Squirting by the pool
One such word is cunjevoi. When the Latins were here they named it Pyura stolonifera, but indigenous and other native-born Australians and others call it cunjevoi, or just plain cunji. The name comes from southern Queensland, and the animals are found along the east coast of Australia. Let's not be smug; Pyura stolonifera also squirts by pools in Chile and South Africa.
The indigenous people used to love the meat found within the tough 'tunic' of its starchy, fibrous stems, but repeatedly roasted and pounded the plant to remove a poison which can make your tongue and throat swell up, possibly fatally.
Fish don't seem to mind; they love cunji, so anglers love it too. These days, however, no self-respecting fisherman or -woman would wet a line using a piece of cunji on the hook. Not in view of the enlightened citizenry, that is.

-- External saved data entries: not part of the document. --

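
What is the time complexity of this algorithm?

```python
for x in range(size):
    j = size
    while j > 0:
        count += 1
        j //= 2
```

Time complexity: O(n log n).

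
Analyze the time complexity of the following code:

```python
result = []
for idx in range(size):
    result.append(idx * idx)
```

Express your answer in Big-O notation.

Time complexity: O(n).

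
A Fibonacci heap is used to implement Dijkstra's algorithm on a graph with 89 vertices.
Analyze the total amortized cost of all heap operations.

Dijkstra performs 89 insert, 89 extract-min, and at most E decrease-key operations. With Fibonacci heap: insert O(1) amortized, extract-min O(log n) amortized, decrease-key O(1) amortized. Total with n = 89: O(n * 1 + n * log n + E * 1) = O(n log n + E).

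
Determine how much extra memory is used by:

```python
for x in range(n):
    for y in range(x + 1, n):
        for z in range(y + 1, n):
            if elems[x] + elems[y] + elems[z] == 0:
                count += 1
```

Space complexity: O(1).
Only a constant amount of auxiliary storage is used; nothing grows with n.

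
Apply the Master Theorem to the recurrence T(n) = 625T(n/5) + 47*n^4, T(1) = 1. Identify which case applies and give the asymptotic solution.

a=625, b=5, f(n)=47*n^4.
log_5(625) = 4, so n^(log_b(a)) = n^4.
f(n) = Theta(n^4), so Case 2 applies.
T(n) = Theta(n^4 log n).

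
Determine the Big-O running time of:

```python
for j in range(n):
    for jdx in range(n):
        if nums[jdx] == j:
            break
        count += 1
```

Time complexity: O(n^2).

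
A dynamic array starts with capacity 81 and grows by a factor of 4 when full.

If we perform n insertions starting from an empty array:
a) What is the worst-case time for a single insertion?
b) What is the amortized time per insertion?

(a) Worst-case single insertion: O(n) -- when the array is full at capacity c, the resize copies all c elements, and c can be Theta(n).
(b) Resizes happen at sizes 81, 324, 1296, ... Total copy cost for n insertions: 81 + 324 + ... = O(n) (geometric series with ratio 1/4). Amortized cost per insertion: O(n)/n = O(1).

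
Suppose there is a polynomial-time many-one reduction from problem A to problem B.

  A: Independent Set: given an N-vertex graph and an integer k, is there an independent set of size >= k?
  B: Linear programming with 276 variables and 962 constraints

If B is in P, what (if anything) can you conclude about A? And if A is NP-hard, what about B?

A poly-time reduction A <=_p B means any A-instance can be transformed to a B-instance in poly time.
If B is in P: compose the reduction with B's poly-time algorithm to solve A in poly time, so A is in P.
If A is NP-hard: every NP problem reduces to A, which reduces to B; composing reductions, every NP problem reduces to B, so B is NP-hard.
(Here in fact A is NP-complete and B is in P, so no such reduction is known -- its existence would imply P = NP; the analysis concerns only what the assumed reduction would or would not let you conclude.)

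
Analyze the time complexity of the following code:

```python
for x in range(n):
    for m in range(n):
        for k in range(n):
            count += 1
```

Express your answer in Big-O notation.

Time complexity: O(n^3).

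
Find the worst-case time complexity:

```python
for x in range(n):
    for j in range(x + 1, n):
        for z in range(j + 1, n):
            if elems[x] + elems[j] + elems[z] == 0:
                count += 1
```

Time complexity: O(n^3).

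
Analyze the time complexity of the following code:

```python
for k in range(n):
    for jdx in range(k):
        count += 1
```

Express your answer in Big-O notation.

Time complexity: O(n^2).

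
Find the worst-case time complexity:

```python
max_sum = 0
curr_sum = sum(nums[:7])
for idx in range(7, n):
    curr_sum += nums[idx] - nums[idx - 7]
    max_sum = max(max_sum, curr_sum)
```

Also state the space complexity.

Time complexity: O(n).
Space complexity: O(1).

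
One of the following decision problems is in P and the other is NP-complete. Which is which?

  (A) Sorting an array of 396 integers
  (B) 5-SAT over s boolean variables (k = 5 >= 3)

(A) is P: merge sort runs in O(n log n).
(B) is NP-complete: 3-SAT is NP-complete (Cook-Levin); k-SAT for k>=3 reduces from 3-SAT.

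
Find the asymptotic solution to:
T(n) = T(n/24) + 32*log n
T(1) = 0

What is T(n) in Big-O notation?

Each of the log_24(n) levels adds O(log n). T(n) = O(log^2 n).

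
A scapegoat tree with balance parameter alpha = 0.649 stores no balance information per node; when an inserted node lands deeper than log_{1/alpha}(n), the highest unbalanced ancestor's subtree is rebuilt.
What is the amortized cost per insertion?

Search/insert path is O(log n). A rebuild of a subtree of size s costs O(s), but with alpha = 0.649 at least Omega(s) insertions must have occurred in that subtree since its last rebuild. Charging O(1) of the rebuild to each such insertion gives O(log n) amortized.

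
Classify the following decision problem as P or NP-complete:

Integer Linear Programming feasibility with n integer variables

This problem is NP-complete: ILP feasibility is NP-complete (LP relaxation is in P).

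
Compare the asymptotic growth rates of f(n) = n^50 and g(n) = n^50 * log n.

g(n) = n^50 * log n grows faster: extra log n factor -> infinity.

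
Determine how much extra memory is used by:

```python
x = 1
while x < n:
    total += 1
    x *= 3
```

Space complexity: O(1).
Only a constant amount of auxiliary storage is used; nothing grows with n.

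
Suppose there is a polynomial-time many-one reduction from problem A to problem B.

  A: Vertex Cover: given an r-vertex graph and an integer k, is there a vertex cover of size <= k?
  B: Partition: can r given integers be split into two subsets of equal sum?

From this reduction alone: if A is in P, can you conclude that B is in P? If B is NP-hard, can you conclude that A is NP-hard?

A poly-time reduction A <=_p B transfers tractability DOWN (B easy => A easy) and hardness UP (A hard => B hard), not the reverse.
From A in P, the reduction alone does NOT give B in P: any problem in P trivially reduces to SAT, yet SAT is not known to be in P.
From B NP-hard, the reduction alone does NOT give A NP-hard: again, easy problems reduce to hard ones.
(Here in fact A is NP-complete and B is NP-complete.)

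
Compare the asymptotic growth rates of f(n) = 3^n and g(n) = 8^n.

g(n) = 8^n grows faster: (8/3)^n -> infinity since 8/3 > 1.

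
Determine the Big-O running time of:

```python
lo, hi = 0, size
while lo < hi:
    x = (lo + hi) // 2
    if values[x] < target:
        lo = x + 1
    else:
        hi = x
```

Time complexity: O(log n).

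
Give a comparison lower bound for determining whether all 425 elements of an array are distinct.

In the algebraic decision-tree model, the YES region for element distinctness on 425 elements has 425! connected components (one per ordering). Ben-Or's theorem then gives a lower bound of Omega(log(n!)) = Omega(n log n).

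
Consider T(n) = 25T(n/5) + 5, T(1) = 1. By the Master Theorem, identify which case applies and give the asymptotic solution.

a=25, b=5, f(n)=5.
log_5(25) = 2 > 0.
Since f(n) = O(n^0) is polynomially smaller than n^2, Case 1 applies.
T(n) = Theta(n^2).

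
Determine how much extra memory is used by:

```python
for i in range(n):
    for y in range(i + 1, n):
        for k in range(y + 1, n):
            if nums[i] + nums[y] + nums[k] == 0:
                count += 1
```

Space complexity: O(1).
Only a constant amount of auxiliary storage is used; nothing grows with n.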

The cunjevoi's a sea squirt, and my picture shows its habitat, around the edge of the low-tide mark on rocks where it sucks in the incoming water and spits out whatever isn't tucker, which tucker, to a cunji, is plankton. (Tucker, by the way, is a good Aussie word for food that has its origins in the German language, not one of the hundreds of Australian ones.) These cunjis can be seen sticking up from the rocks like chimneys by a pool in the rocks between home and Back Sandy. The cunji forms mats over the rocks and is usually covered in algae, giving it its characteristic green-brown colouring.
If you tread on one, it won't hurt you, and chances are you won't hurt it. You will, however, see something like a water pistol in action.